COMPSTAT 2024: Start Registration
View Submission - COMPSTAT2024
A0472
Title: Categorical encoding as joint optimization in predictive models Authors:  Iris-Ioana Roatis - Imperial College London (United Kingdom) [presenting]
Ed Cohen - Imperial College London (United Kingdom)
Niall Adams - Imperial College London and University of Bristol (United Kingdom)
Abstract: The necessity of handling categorical variables, which are not inherently numerical, is a significant challenge in predictive modelling. Developing efficient methods to encode these variables, particularly those with high cardinality, is crucial. While the literature conceptualises the prediction process as comprising two distinct stages, encoding followed by model training, a novel approach is proposed.

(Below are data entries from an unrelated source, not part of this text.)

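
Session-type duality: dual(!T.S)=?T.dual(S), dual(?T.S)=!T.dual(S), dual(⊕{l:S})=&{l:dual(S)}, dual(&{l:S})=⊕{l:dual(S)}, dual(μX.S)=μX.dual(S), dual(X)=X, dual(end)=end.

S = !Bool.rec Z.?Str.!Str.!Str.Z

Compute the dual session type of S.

?Bool.rec Z.!Str.?Str.?Str.Z

!Bool → ?Bool
  rec Z → rec Z  (μ self-dual)
    ?Str → !Str
      !Str → ?Str
        !Str → ?Str
          dual(Z) = Z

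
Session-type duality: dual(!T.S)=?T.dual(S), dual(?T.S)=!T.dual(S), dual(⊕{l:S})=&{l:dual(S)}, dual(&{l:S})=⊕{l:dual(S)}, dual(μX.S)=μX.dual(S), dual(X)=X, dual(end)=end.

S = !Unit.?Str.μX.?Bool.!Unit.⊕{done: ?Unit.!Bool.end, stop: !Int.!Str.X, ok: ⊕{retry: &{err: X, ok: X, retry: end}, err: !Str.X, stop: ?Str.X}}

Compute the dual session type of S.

?Unit.!Str.μX.!Bool.?Unit.&{done: !Unit.?Bool.end, stop: ?Int.?Str.X, ok: &{retry: ⊕{err: X, ok: X, retry: end}, err: ?Str.X, stop: !Str.X}}

!Unit = ?Unit
  ?Str = !Str
    μX = μX  (binder kept)
      ?Bool = !Bool
        !Unit = ?Unit
          ⊕{done,stop,ok} = &{done,stop,ok}  (⊕→&)
            • done:
              ?Unit = !Unit
                !Bool = ?Bool
                  end ↦ end
            • stop:
              !Int = ?Int
                !Str = ?Str
                  X ↦ X
            • ok:
              ⊕{retry,err,stop} = &{retry,err,stop}  (⊕→&)
                • retry:
                  &{err,ok,retry} = ⊕{err,ok,retry}  (offer→select)
                    • err:
                      X ↦ X
                    • ok:
                      X ↦ X
                    • retry:
                      end ↦ end
                • err:
                  !Str = ?Str
                    X ↦ X
                • stop:
                  ?Str = !Str
                    X ↦ X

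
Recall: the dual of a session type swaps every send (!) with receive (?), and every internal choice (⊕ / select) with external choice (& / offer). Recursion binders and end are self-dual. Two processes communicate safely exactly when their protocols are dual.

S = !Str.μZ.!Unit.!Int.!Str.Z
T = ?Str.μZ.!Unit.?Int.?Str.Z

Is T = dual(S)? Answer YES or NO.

!Str vs ?Str  ✓
  μZ vs μZ  ✓ (μ self-dual)
    !Unit vs !Unit  ✗ same direction on both sides — not dual

NO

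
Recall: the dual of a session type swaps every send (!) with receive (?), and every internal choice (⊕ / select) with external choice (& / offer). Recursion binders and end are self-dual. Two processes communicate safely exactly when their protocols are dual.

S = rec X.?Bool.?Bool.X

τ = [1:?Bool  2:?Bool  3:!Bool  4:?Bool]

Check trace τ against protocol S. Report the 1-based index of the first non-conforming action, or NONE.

step 1: ?Bool  ok  residual = ?Bool.rec X.…
step 2: ?Bool  ok  residual = rec X.…
step 3: got !Bool, protocol expects ?Bool  ✗

3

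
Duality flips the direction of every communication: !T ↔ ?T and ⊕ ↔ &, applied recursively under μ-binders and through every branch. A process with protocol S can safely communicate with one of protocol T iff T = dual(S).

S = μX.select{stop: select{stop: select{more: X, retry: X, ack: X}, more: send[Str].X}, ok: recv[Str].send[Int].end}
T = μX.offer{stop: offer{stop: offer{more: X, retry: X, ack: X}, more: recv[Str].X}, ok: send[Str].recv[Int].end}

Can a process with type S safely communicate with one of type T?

YES

μX ‖ μX  ok (rec unchanged)
  select{stop,ok} ‖ offer{stop,ok}  ok label sets agree
    case stop:
      select{stop,more} ‖ offer{stop,more}  ok label sets agree
        case stop:
          select{more,retry,ack} ‖ offer{more,retry,ack}  ok label sets agree
            case more:
              X ‖ X  ok
            case retry:
              X ‖ X  ok
            case ack:
              X ‖ X  ok
        case more:
          send[Str] ‖ recv[Str]  ok
            X ‖ X  ok
    case ok:
      recv[Str] ‖ send[Str]  ok
        send[Int] ‖ recv[Int]  ok
          end ‖ end  ok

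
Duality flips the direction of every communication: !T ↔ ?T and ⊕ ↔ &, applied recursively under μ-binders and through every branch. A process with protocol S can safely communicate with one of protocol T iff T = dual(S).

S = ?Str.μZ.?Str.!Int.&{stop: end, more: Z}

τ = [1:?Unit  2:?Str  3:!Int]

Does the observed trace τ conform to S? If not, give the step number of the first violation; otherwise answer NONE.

1

@1 got ?Unit, protocol expects ?Str  ✗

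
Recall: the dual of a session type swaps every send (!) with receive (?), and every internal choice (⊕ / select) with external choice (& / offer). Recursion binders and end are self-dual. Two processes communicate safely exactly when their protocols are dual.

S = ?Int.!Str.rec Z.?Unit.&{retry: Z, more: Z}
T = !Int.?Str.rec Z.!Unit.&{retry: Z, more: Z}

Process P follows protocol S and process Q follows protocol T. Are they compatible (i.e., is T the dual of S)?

?Int ‖ !Int  ok
  !Str ‖ ?Str  ok
    rec Z ‖ rec Z  ok (rec unchanged)
      ?Unit ‖ !Unit  ok
        &{retry,more} ‖ &{retry,more}  ✗ choice polarity not flipped — not dual

NO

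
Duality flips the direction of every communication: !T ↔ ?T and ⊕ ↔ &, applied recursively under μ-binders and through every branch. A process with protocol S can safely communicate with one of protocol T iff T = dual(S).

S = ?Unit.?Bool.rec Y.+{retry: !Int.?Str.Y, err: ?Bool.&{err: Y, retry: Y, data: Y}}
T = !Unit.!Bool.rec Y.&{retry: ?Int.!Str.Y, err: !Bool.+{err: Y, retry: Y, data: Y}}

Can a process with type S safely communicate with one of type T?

YES

?Unit vs !Unit  ok
  ?Bool vs !Bool  ok
    rec Y vs rec Y  ok (binder kept)
      +{retry,err} vs &{retry,err}  ok label sets agree
        case retry:
          !Int vs ?Int  ok
            ?Str vs !Str  ok
              Y vs Y  ok
        case err:
          ?Bool vs !Bool  ok
            &{err,retry,data} vs +{err,retry,data}  ok label sets agree
              case err:
                Y vs Y  ok
              case retry:
                Y vs Y  ok
              case data:
                Y vs Y  ok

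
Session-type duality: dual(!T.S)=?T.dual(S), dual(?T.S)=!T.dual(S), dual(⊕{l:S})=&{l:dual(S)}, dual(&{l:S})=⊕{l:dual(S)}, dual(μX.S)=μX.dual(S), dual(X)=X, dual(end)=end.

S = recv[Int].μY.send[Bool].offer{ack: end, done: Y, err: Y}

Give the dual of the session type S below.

recv[Int] ↦ send[Int]
  μY ↦ μY  (binder kept)
    send[Bool] ↦ recv[Bool]
      offer{ack,done,err} ↦ select{ack,done,err}  (external→internal)
        • ack:
          dual(end) = end
        • done:
          dual(Y) = Y
        • err:
          dual(Y) = Y

send[Int].μY.recv[Bool].select{ack: end, done: Y, err: Y}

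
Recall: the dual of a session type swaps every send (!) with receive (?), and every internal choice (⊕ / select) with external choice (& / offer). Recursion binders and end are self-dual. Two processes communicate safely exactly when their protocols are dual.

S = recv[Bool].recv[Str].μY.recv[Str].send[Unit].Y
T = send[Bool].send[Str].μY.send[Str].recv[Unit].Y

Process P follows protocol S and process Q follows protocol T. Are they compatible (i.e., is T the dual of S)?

YES

recv[Bool] vs send[Bool]  match
  recv[Str] vs send[Str]  match
    μY vs μY  match (μ self-dual)
      recv[Str] vs send[Str]  match
        send[Unit] vs recv[Unit]  match
          Y vs Y  match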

The new idea consists of jointly optimising the two steps and hence treating it as one single task. This method preserves model interpretability with the advantage of eliminating the need to choose among existing encoding techniques. The embedding is viewed as a non-linear combination of the chosen characteristics of the data. For example, for binary classification problems, the counts of positive and negative labels within each category are considered, while for regression problems, the average and variance of all entries within that category are used. The resulting numerical representation and the remaining features are used to train the model for predicting the target variable, with the loss being backpropagated to jointly update the embedding of the categorical variables. The behavior of this proposal is demonstrated through a series of experiments on simulated and real-life data with promising outcomes.